Julio Borrell est arrivé aux États-Unis à l'âge de 26 ans en fuyant Cuba lors de l'exode du Mariel. Quarante-six ans plus tard, à 72 ans, un autobus l'a déposé dans le sud du Mexique, à environ 3 200 kilomètres de la frontière américaine, sans même qu'il sache où il se trouvait.
«Je suis dans un endroit appelé Tapachula, Chiapas», lui dit-il au téléphone après avoir marché pendant près d'une heure et obtenu un téléphone portable en prêt.
L'histoire de Borrell a été reconstruite par The Atlantic dans un reportage publié ce lundi sur les migrants envoyés par l'administration de Donald Trump au Mexique lorsqu'ils ne peuvent pas être directement expulsés vers leurs pays d'origine.
Borrell s'était rendu en décembre à un rendez-vous migratoire de routine, comme il l'avait fait de nombreuses fois auparavant, mais cette fois, des agents du Service de l'immigration et des douanes (ICE) l'ont arrêté.
Il a passé quatre mois enfermé dans le centre de détention connu sous le nom d'Alligator Alcatraz, en Floride, avant d'être transféré à Eloy, en Arizona. De là, il a été conduit à la frontière et a commencé un parcours de 47 heures en bus à travers le Mexique jusqu'à l'extrême sud du pays.
À son arrivée à Tapachula, il était désorienté et éloigné de la vie qu'il avait bâtie pendant plus de quatre décennies aux États-Unis.
Borrell a sept enfants américains, 11 petits-enfants et un arrière-petit-fils, selon The Atlantic. Pendant des années, il a dirigé un garage et assistait régulièrement à ses rendez-vous migratoires.
«Pourquoi diable nous ont-ils amenés ici ?» demanda-t-il au journaliste qui a raconté son histoire.
Six mois après son arrivée à Tapachula, il survivait en réparant des pneus tout en essayant de rassembler suffisamment d'argent pour louer un petit studio.
Au cours de ses premières semaines, quelque chose d'inattendu s'est produit : il a reconnu dans la rue un vieil ami cubain de Miami, propriétaire d'une entreprise de carrelage, qui avait également fini par être expulsé là-bas.
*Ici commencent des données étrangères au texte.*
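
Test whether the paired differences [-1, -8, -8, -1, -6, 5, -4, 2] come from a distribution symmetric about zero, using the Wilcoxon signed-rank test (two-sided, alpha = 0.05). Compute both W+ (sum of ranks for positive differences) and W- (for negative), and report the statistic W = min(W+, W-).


Step 1: Drop any zero differences (none here) and take |d_i|.
|d| = [1, 8, 8, 1, 6, 5, 4, 2]
Step 2: Midrank |d_i| (ties get averaged ranks).
ranks: |1|->1.5, |8|->7.5, |8|->7.5, |1|->1.5, |6|->6, |5|->5, |4|->4, |2|->3
Step 3: Attach original signs; sum ranks with positive sign and with negative sign.
W+ = 5 + 3 = 8
W- = 1.5 + 7.5 + 7.5 + 1.5 + 6 + 4 = 28
(Check: W+ + W- = 36 should equal n(n+1)/2 = 36.)
Step 4: Test statistic W = min(W+, W-) = 8.
Step 5: Ties in |d|, so use the tie-corrected normal approximation.
        E[W] = n(n+1)/4 = 8*9/4 = 18.
        Tie groups: |d|=1 (t=2), |d|=8 (t=2); sum(t^3 - t) = 12.
        Var[W] = n(n+1)(2n+1)/24 - sum(t^3-t)/48 = 1224/24 - 12/48 = 50.75.
        z = (W - E[W]) / sqrt(Var[W]) = (8 - 18) / 7.1239 = -1.4037.
        Two-sided p = 2*Phi(z) = 0.160401.
Step 6: alpha = 0.05. fail to reject H0.

W+ = 8, W- = 28, W = min = 8, p = 0.160401, fail to reject H0.


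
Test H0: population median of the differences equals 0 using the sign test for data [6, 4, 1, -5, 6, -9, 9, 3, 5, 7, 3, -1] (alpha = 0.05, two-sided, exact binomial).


Step 1: Discard zero differences. Original n = 12; n_eff = number of nonzero differences = 12.
Nonzero differences (with sign): +6, +4, +1, -5, +6, -9, +9, +3, +5, +7, +3, -1
Step 2: Count signs: positive = 9, negative = 3.
Step 3: Under H0: P(positive) = 0.5, so the number of positives S ~ Bin(12, 0.5).
Step 4: Two-sided exact p-value = sum of Bin(12,0.5) probabilities at or below the observed probability = 0.145996.
Step 5: alpha = 0.05. fail to reject H0.

n_eff = 12, pos = 9, neg = 3, p = 0.145996, fail to reject H0.


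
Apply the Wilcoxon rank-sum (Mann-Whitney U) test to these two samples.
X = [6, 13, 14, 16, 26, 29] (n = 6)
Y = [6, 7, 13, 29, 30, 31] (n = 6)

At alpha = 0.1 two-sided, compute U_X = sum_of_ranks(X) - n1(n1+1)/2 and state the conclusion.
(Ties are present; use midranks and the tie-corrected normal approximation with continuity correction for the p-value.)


Step 1: Combine and sort all 12 observations; assign midranks.
sorted (value, group): (6,X), (6,Y), (7,Y), (13,X), (13,Y), (14,X), (16,X), (26,X), (29,X), (29,Y), (30,Y), (31,Y)
ranks: 6->1.5, 6->1.5, 7->3, 13->4.5, 13->4.5, 14->6, 16->7, 26->8, 29->9.5, 29->9.5, 30->11, 31->12
Step 2: Rank sum for X: R1 = 1.5 + 4.5 + 6 + 7 + 8 + 9.5 = 36.5.
Step 3: U_X = R1 - n1(n1+1)/2 = 36.5 - 6*7/2 = 36.5 - 21 = 15.5.
       U_Y = n1*n2 - U_X = 36 - 15.5 = 20.5.
Step 4: Ties are present, so use the tie-corrected normal approximation (with continuity correction) for the p-value.
Step 5: p-value = 0.747491; compare to alpha = 0.1. fail to reject H0.

U_X = 15.5, p = 0.747491, fail to reject H0 at alpha = 0.1.


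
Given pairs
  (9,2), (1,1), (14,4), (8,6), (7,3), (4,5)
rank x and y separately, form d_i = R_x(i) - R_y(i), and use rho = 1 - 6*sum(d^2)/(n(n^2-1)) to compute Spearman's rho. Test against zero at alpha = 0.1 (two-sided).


Step 1: Rank x and y separately (midranks; no ties here).
rank(x): 9->5, 1->1, 14->6, 8->4, 7->3, 4->2
rank(y): 2->2, 1->1, 4->4, 6->6, 3->3, 5->5
Step 2: d_i = R_x(i) - R_y(i); compute d_i^2.
  (5-2)^2=9, (1-1)^2=0, (6-4)^2=4, (4-6)^2=4, (3-3)^2=0, (2-5)^2=9
sum(d^2) = 26.
Step 3: rho = 1 - 6*26 / (6*(6^2 - 1)) = 1 - 156/210 = 0.257143.
Step 4: Under H0, t = rho * sqrt((n-2)/(1-rho^2)) = 0.5322 ~ t(4).
Step 5: Two-sided p-value from the t-distribution with 4 df = 0.622787.
Step 6: alpha = 0.1. fail to reject H0.

rho = 0.2571, p = 0.622787, fail to reject H0 at alpha = 0.1.


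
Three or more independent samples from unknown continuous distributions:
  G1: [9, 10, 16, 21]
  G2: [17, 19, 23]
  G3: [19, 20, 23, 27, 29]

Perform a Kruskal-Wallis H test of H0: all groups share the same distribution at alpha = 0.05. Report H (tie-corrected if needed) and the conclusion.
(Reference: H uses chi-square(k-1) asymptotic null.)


Step 1: Combine all N = 12 observations and assign midranks.
sorted (value, group, rank): (9,G1,1), (10,G1,2), (16,G1,3), (17,G2,4), (19,G2,5.5), (19,G3,5.5), (20,G3,7), (21,G1,8), (23,G2,9.5), (23,G3,9.5), (27,G3,11), (29,G3,12)
Step 2: Sum ranks within each group.
R_1 = 14 (n_1 = 4)
R_2 = 19 (n_2 = 3)
R_3 = 45 (n_3 = 5)
Step 3: H = 12/(N(N+1)) * sum(R_i^2/n_i) - 3(N+1)
     = 12/(12*13) * (14^2/4 + 19^2/3 + 45^2/5) - 3*13
     = 0.076923 * 574.333 - 39
     = 5.179487.
Step 4: Ties present; correction factor C = 1 - 12/(12^3 - 12) = 0.993007. Corrected H = 5.179487 / 0.993007 = 5.215962.
Step 5: Under H0, H ~ chi^2(2); p-value = 0.073683.
Step 6: alpha = 0.05. fail to reject H0.

H = 5.2160, df = 2, p = 0.073683, fail to reject H0.


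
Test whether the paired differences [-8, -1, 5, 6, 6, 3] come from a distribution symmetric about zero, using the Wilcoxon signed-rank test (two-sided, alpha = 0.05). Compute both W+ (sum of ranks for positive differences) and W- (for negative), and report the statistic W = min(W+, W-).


Step 1: Drop any zero differences (none here) and take |d_i|.
|d| = [8, 1, 5, 6, 6, 3]
Step 2: Midrank |d_i| (ties get averaged ranks).
ranks: |8|->6, |1|->1, |5|->3, |6|->4.5, |6|->4.5, |3|->2
Step 3: Attach original signs; sum ranks with positive sign and with negative sign.
W+ = 3 + 4.5 + 4.5 + 2 = 14
W- = 6 + 1 = 7
(Check: W+ + W- = 21 should equal n(n+1)/2 = 21.)
Step 4: Test statistic W = min(W+, W-) = 7.
Step 5: Ties in |d|, so use the tie-corrected normal approximation.
        E[W] = n(n+1)/4 = 6*7/4 = 10.5.
        Tie groups: |d|=6 (t=2); sum(t^3 - t) = 6.
        Var[W] = n(n+1)(2n+1)/24 - sum(t^3-t)/48 = 546/24 - 6/48 = 22.625.
        z = (W - E[W]) / sqrt(Var[W]) = (7 - 10.5) / 4.7566 = -0.7358.
        Two-sided p = 2*Phi(z) = 0.461838.
Step 6: alpha = 0.05. fail to reject H0.

W+ = 14, W- = 7, W = min = 7, p = 0.461838, fail to reject H0.


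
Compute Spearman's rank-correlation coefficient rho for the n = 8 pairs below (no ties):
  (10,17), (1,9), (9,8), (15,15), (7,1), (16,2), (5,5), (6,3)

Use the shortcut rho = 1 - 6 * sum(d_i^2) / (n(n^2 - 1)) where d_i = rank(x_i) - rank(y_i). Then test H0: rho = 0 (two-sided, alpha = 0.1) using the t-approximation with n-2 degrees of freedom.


Step 1: Rank x and y separately (midranks; no ties here).
rank(x): 10->6, 1->1, 9->5, 15->7, 7->4, 16->8, 5->2, 6->3
rank(y): 17->8, 9->6, 8->5, 15->7, 1->1, 2->2, 5->4, 3->3
Step 2: d_i = R_x(i) - R_y(i); compute d_i^2.
  (6-8)^2=4, (1-6)^2=25, (5-5)^2=0, (7-7)^2=0, (4-1)^2=9, (8-2)^2=36, (2-4)^2=4, (3-3)^2=0
sum(d^2) = 78.
Step 3: rho = 1 - 6*78 / (8*(8^2 - 1)) = 1 - 468/504 = 0.071429.
Step 4: Under H0, t = rho * sqrt((n-2)/(1-rho^2)) = 0.1754 ~ t(6).
Step 5: Two-sided p-value from the t-distribution with 6 df = 0.866526.
Step 6: alpha = 0.1. fail to reject H0.

rho = 0.0714, p = 0.866526, fail to reject H0 at alpha = 0.1.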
L'homme était arrivé de Cuba aux États-Unis à l'âge de six ans et avait la résidence permanente, selon le reportage.
«Nous devons sortir d'ici. Je ne vais pas mourir à Tapachula», lui a dit Borrell.
Votre cas fait partie d'une réalité qui affecte des milliers de migrants. Tapachula, une ville d'environ 350 000 habitants, abrite actuellement près de 60 000 étrangers de nombreuses nationalités, selon The Atlantic. Des fonctionnaires de l'Organisation internationale pour les migrations l'appellent informellement « TapaYork ».
Les Cubains occupent une place importante parmi ceux qui se retrouvent bloqués là-bas. Un rapport de Human Rights Watch, intitulé «Nous nous abandonnent ici à mourir», a comptabilisé 4 353 Cubains, le groupe le plus nombreux. Parmi les 53 déportés interrogés par l'organisation, 41 étaient Cubains et 17 avaient au moins 60 ans; le plus âgé avait 83 ans.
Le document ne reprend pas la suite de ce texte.